Use these steps to configure Enterprise SSID authentication options.

Procedure

  1. Select Enterprise-802.1X.
    This requires users to authenticate themselves by entering a user name and password, which are checked against a RADIUS authentication server.
  2. Select the required Key Management and Encryption Method options from their respective drop-down menus or leave them at the default values.
    Key Management options:
    • WPA3-802.1X uses 192-bit encryption, and simultaneous authentication of equals (SAE) instead of PSK exchanges. If all wireless clients support WPA3, it is a better choice than WPA2.
    • WPA2-802.1X supports PMK caching and preauthentication (WPA does not). If the wireless clients support WPA2, it is the better choice over WPA, and is the default.

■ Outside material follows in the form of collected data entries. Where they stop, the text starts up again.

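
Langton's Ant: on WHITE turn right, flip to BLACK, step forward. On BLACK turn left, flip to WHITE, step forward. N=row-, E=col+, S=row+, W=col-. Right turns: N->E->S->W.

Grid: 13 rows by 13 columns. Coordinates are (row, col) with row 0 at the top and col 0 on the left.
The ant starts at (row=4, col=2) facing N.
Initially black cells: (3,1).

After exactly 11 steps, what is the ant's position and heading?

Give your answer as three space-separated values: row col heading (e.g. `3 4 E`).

Answer: 3 0 W

Derivation:
Step 1: on WHITE (4,2): turn R to E, flip to black, move to (4,3). |black|=2
Step 2: on WHITE (4,3): turn R to S, flip to black, move to (5,3). |black|=3
Step 3: on WHITE (5,3): turn R to W, flip to black, move to (5,2). |black|=4
Step 4: on WHITE (5,2): turn R to N, flip to black, move to (4,2). |black|=5
Step 5: on BLACK (4,2): turn L to W, flip to white, move to (4,1). |black|=4
Step 6: on WHITE (4,1): turn R to N, flip to black, move to (3,1). |black|=5
Step 7: on BLACK (3,1): turn L to W, flip to white, move to (3,0). |black|=4
Step 8: on WHITE (3,0): turn R to N, flip to black, move to (2,0). |black|=5
Step 9: on WHITE (2,0): turn R to E, flip to black, move to (2,1). |black|=6
Step 10: on WHITE (2,1): turn R to S, flip to black, move to (3,1). |black|=7
Step 11: on WHITE (3,1): turn R to W, flip to black, move to (3,0). |black|=8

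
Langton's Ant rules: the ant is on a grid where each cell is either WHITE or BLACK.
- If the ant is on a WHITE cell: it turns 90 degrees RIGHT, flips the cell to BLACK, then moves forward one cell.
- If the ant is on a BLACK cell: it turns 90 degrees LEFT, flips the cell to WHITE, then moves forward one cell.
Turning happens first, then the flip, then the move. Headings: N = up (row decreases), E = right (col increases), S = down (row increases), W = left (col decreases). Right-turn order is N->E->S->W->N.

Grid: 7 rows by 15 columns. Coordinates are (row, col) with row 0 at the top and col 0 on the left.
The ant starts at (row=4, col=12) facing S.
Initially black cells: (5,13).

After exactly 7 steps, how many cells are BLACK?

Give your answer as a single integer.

Step 1: on WHITE (4,12): turn R to W, flip to black, move to (4,11). |black|=2
Step 2: on WHITE (4,11): turn R to N, flip to black, move to (3,11). |black|=3
Step 3: on WHITE (3,11): turn R to E, flip to black, move to (3,12). |black|=4
Step 4: on WHITE (3,12): turn R to S, flip to black, move to (4,12). |black|=5
Step 5: on BLACK (4,12): turn L to E, flip to white, move to (4,13). |black|=4
Step 6: on WHITE (4,13): turn R to S, flip to black, move to (5,13). |black|=5
Step 7: on BLACK (5,13): turn L to E, flip to white, move to (5,14). |black|=4

Answer: 4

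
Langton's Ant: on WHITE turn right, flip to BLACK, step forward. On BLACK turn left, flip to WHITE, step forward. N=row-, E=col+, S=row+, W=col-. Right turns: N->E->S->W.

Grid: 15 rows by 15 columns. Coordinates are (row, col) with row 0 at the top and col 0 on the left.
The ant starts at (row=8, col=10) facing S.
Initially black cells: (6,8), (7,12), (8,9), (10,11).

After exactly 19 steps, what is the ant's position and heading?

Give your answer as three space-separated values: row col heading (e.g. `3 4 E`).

Answer: 9 12 E

Derivation:
Step 1: on WHITE (8,10): turn R to W, flip to black, move to (8,9). |black|=5
Step 2: on BLACK (8,9): turn L to S, flip to white, move to (9,9). |black|=4
Step 3: on WHITE (9,9): turn R to W, flip to black, move to (9,8). |black|=5
Step 4: on WHITE (9,8): turn R to N, flip to black, move to (8,8). |black|=6
Step 5: on WHITE (8,8): turn R to E, flip to black, move to (8,9). |black|=7
Step 6: on WHITE (8,9): turn R to S, flip to black, move to (9,9). |black|=8
Step 7: on BLACK (9,9): turn L to E, flip to white, move to (9,10). |black|=7
Step 8: on WHITE (9,10): turn R to S, flip to black, move to (10,10). |black|=8
Step 9: on WHITE (10,10): turn R to W, flip to black, move to (10,9). |black|=9
Step 10: on WHITE (10,9): turn R to N, flip to black, move to (9,9). |black|=10
Step 11: on WHITE (9,9): turn R to E, flip to black, move to (9,10). |black|=11
Step 12: on BLACK (9,10): turn L to N, flip to white, move to (8,10). |black|=10
Step 13: on BLACK (8,10): turn L to W, flip to white, move to (8,9). |black|=9
Step 14: on BLACK (8,9): turn L to S, flip to white, move to (9,9). |black|=8
Step 15: on BLACK (9,9): turn L to E, flip to white, move to (9,10). |black|=7
Step 16: on WHITE (9,10): turn R to S, flip to black, move to (10,10). |black|=8
Step 17: on BLACK (10,10): turn L to E, flip to white, move to (10,11). |black|=7
Step 18: on BLACK (10,11): turn L to N, flip to white, move to (9,11). |black|=6
Step 19: on WHITE (9,11): turn R to E, flip to black, move to (9,12). |black|=7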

    • WPA-802.1X does not support PMK caching or preauthentication. However, if you know that all the clients that are going to use this SSID were released before IEEE 802.11i was ratified in 2004 and only support WPA (not WPA2), this option allows the Extreme Networks devices to support them.
    • Choose Auto-(WPA or WPA2) 802.1X to negotiate the use of WPA2 or WPA with clients based on which version they support.
    For Encryption Method Option:
    CCMP (AES) (Counter Mode-Cipher Block Chaining Message Authentication Code Protocol) uses AES (Advanced Encryption Standard) encryption. CCMP provides message integrity by combining counter mode with CBC (cipher block chaining) to produce a MAC (message authentication code).